By Bob Allen
Religious liberty is becoming a casualty of America’s culture wars, a leading expert on the separation of church and state told an audience Nov. 7 at the Newseum in Washington.
“I certainly didn’t predict the last 20 years,” University of Virginia law professor Douglas Laycock said at a symposium marking the 20th anniversary of the Religious Freedom Restoration Act, landmark legislation that made it harder for the government to restrict religious exercise.
“I claim no ability to predict the next 20, but I think this whole debate about sexual morality and religious liberty and the context of sexual morality is turning much of the country against religious liberty, or at least turning much of the country into a view that religious liberty must be interpreted very narrowly,” Laycock said.
Laycock said pitting religion against sex turns many people against religious liberty. He compared religious-liberty views in the United States with those in France, whose law is modeled after the U.S. Constitution’s free-exercise and non-establishment clauses.
“They take a much narrower view of what religious liberty means,” Laycock said. “The biggest reason is because in France religion was on the wrong side of the revolution. In America the churches were on the right side of the revolution.”
Laycock asked the audience to consider the question: “What if we had a new revolution in our time?”
“The sexual revolution that began in earnest in the ’60s carries on with the current front about same-sex marriage and now contraception, which had been a neutral zone for a long time,” he said. “Conservative churches in this country have been consistently on the losing side of that revolution.”
“Like the Catholic Church in France they oppose not just the revolution’s excesses but they oppose its core,” he said.
Laycock said debates over sexual issues like abortion, same-sex marriage, contraception, sterilization and emergency contraception all share one thing in common.
“What one side views as a grave evil the other side views as a fundamental human right,” he said. “And for tens of millions of Americans, conservative churches have made themselves the enemies of liberty. And for tens of millions of Americans, what religious liberty now does is empower their enemies, and that, in their view, is a bad thing.”
Laycock said many Americans experience “a growing intuitive reaction” against such discussions.
“They are tired of hearing the Catholic bishops and evangelical preachers and view them as trying to restrict other people’s sex lives,” he said.

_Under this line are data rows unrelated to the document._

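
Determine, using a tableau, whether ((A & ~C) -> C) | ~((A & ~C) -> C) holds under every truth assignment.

Valid

Assume the negation and expand:
Initial set: {~(((A & ~C) -> C) | ~((A & ~C) -> C))}.
~(((A & ~C) -> C) | ~((A & ~C) -> C)): α-rule — add ~((A & ~C) -> C), ~~((A & ~C) -> C).
~((A & ~C) -> C): α-rule — add (A & ~C), ~C.
(A & ~C): α-rule — add A, ~C.
~~((A & ~C) -> C): β-rule — branch into ~(A & ~C)  //  C.
  branch 1 (add ~(A & ~C)):
    ~(A & ~C): β-rule — branch into ~A  //  ~~C.
      branch 1.1 (add ~A):
        × closes — contains both A and ~A.
      branch 1.2 (add ~~C):
        × closes — contains both C and ~C.
  branch 2 (add C):
    × closes — contains both C and ~C.
All 3 branches close.
Every branch closed, so the negation is unsatisfiable and the formula is valid.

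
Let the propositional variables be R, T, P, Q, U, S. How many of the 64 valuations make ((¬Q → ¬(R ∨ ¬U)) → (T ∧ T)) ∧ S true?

Initial set: {(((¬Q → ¬(R ∨ ¬U)) → (T ∧ T)) ∧ S)}.
(((¬Q → ¬(R ∨ ¬U)) → (T ∧ T)) ∧ S): α-rule — add ((¬Q → ¬(R ∨ ¬U)) → (T ∧ T)), S.
((¬Q → ¬(R ∨ ¬U)) → (T ∧ T)): β-rule — branch into ¬(¬Q → ¬(R ∨ ¬U))  //  (T ∧ T).
  branch 1 (add ¬(¬Q → ¬(R ∨ ¬U))):
    ¬(¬Q → ¬(R ∨ ¬U)): α-rule — add ¬Q, ¬¬(R ∨ ¬U).
    ¬¬(R ∨ ¬U): β-rule — branch into R  //  ¬U.
      branch 1.1 (add R):
        ○ open, literals {Q=F, R=T, S=T}.
      branch 1.2 (add ¬U):
        ○ open, literals {Q=F, S=T, U=F}.
  branch 2 (add (T ∧ T)):
    (T ∧ T): α-rule — add T, T.
    ○ open, literals {S=T, T=T}.
0 branches closed, 3 open.
Each open branch fixes some atoms; the unmentioned ones are free. Counting distinct full assignments: branch {Q=F, R=T, S=T} (T, P, U) contributes 8 new; branch {Q=F, S=T, U=F} (R, T, P) contributes 4 new; branch {S=T, T=T} (R, P, Q, U) contributes 10 new. Total: 22.

22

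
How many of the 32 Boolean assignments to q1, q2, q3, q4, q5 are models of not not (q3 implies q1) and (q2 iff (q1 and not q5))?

Initial set: {T (not not (q3 implies q1) and (q2 iff (q1 and not q5)))}.
T (not not (q3 implies q1) and (q2 iff (q1 and not q5))): α-rule — add T not not (q3 implies q1), T (q2 iff (q1 and not q5)).
T not not (q3 implies q1): drop double negation, giving T (q3 implies q1).
T (q2 iff (q1 and not q5)): β-rule — branch into T q2, T (q1 and not q5)  //  F q2, F (q1 and not q5).
  branch 1 (add T q2, T (q1 and not q5)):
    T (q1 and not q5): α-rule — add T q1, T not q5.
    T (q3 implies q1): β-rule — branch into F q3  //  T q1.
      branch 1.1 (add F q3):
        ○ open, literals {q1=1, q2=1, q3=0, q5=0}.
      branch 1.2 (add T q1):
        ○ open, literals {q1=1, q2=1, q5=0}.
  branch 2 (add F q2, F (q1 and not q5)):
    T (q3 implies q1): β-rule — branch into F q3  //  T q1.
      branch 2.1 (add F q3):
        F (q1 and not q5): β-rule — branch into F q1  //  F not q5.
          branch 2.1.1 (add F q1):
            ○ open, literals {q1=0, q2=0, q3=0}.
          branch 2.1.2 (add F not q5):
            ○ open, literals {q2=0, q3=0, q5=1}.
      branch 2.2 (add T q1):
        F (q1 and not q5): β-rule — branch into F q1  //  F not q5.
          branch 2.2.1 (add F q1):
            × closes — contains both q1 and not q1.
          branch 2.2.2 (add F not q5):
            ○ open, literals {q1=1, q2=0, q5=1}.
1 branch closed, 5 open.
Each open branch fixes some atoms; the unmentioned ones are free. Counting distinct full assignments: branch {q1=1, q2=1, q3=0, q5=0} (q4) contributes 2 new; branch {q1=1, q2=1, q5=0} (q3, q4) contributes 2 new; branch {q1=0, q2=0, q3=0} (q4, q5) contributes 4 new; branch {q2=0, q3=0, q5=1} (q1, q4) contributes 2 new; branch {q1=1, q2=0, q5=1} (q3, q4) contributes 2 new. Total: 12.

12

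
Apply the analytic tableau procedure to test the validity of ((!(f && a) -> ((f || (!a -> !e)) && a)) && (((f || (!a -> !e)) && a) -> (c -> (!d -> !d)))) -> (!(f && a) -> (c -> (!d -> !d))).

Valid

Assume the negation and expand:
Initial set: {F (((!(f && a) -> ((f || (!a -> !e)) && a)) && (((f || (!a -> !e)) && a) -> (c -> (!d -> !d)))) -> (!(f && a) -> (c -> (!d -> !d))))}.
F (((!(f && a) -> ((f || (!a -> !e)) && a)) && (((f || (!a -> !e)) && a) -> (c -> (!d -> !d)))) -> (!(f && a) -> (c -> (!d -> !d)))): α-rule — add T ((!(f && a) -> ((f || (!a -> !e)) && a)) && (((f || (!a -> !e)) && a) -> (c -> (!d -> !d)))), F (!(f && a) -> (c -> (!d -> !d))).
T ((!(f && a) -> ((f || (!a -> !e)) && a)) && (((f || (!a -> !e)) && a) -> (c -> (!d -> !d)))): α-rule — add T (!(f && a) -> ((f || (!a -> !e)) && a)), T (((f || (!a -> !e)) && a) -> (c -> (!d -> !d))).
F (!(f && a) -> (c -> (!d -> !d))): α-rule — add T !(f && a), F (c -> (!d -> !d)).
F (c -> (!d -> !d)): α-rule — add T c, F (!d -> !d).
F (!d -> !d): α-rule — add T !d, F !d.
× closes — contains both d and !d.
All 1 branch closes.
Every branch closed, so the negation is unsatisfiable and the formula is valid.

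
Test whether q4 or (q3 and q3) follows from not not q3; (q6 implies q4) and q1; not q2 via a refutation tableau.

Initial set: {T not not q3; T ((q6 implies q4) and q1); T not q2; F (q4 or (q3 and q3))}.
T not not q3: drop double negation, giving T q3.
T ((q6 implies q4) and q1): α-rule — add T (q6 implies q4), T q1.
F (q4 or (q3 and q3)): α-rule — add F q4, F (q3 and q3).
T (q6 implies q4): β-rule — branch into F q6  //  T q4.
  branch 1 (add F q6):
    F (q3 and q3): β-rule — branch into F q3  //  F q3.
      branch 1.1 (add F q3):
        × closes — contains both q3 and not q3.
      branch 1.2 (add F q3):
        × closes — contains both q3 and not q3.
  branch 2 (add T q4):
    × closes — contains both q4 and not q4.
All 3 branches close.
Every branch closed, so the premises entail the conclusion.

Yes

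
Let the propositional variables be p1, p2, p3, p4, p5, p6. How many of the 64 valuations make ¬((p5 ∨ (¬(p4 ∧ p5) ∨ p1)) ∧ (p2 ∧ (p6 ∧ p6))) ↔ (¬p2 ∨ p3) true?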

If that trend in public opinion continues, he said, the Religious Freedom Restoration Act “will be no help.”
“There are people who still believe in the American tradition of live and let live, who still believe in liberty for all,” he said. “But increasingly we are deeply polarized with conservative religious churches on one side, secular activists on the other side, and the moderate/liberal/center churches in between, declining in numbers and mostly keeping their mouth shut and not being actively involved in this debate.”
“That kind of polarization, I think, is a real problem,” he said.
Laycock said the tendency of both sides to insist on a total win — liberty for them and not liberty for the other side — “is a very bad thing for religious liberty.”
“If the people no longer believe in religious liberty, we will lose it,” Laycock said. “And that will be a loss for America, no matter which side of the culture wars you find yourself on.”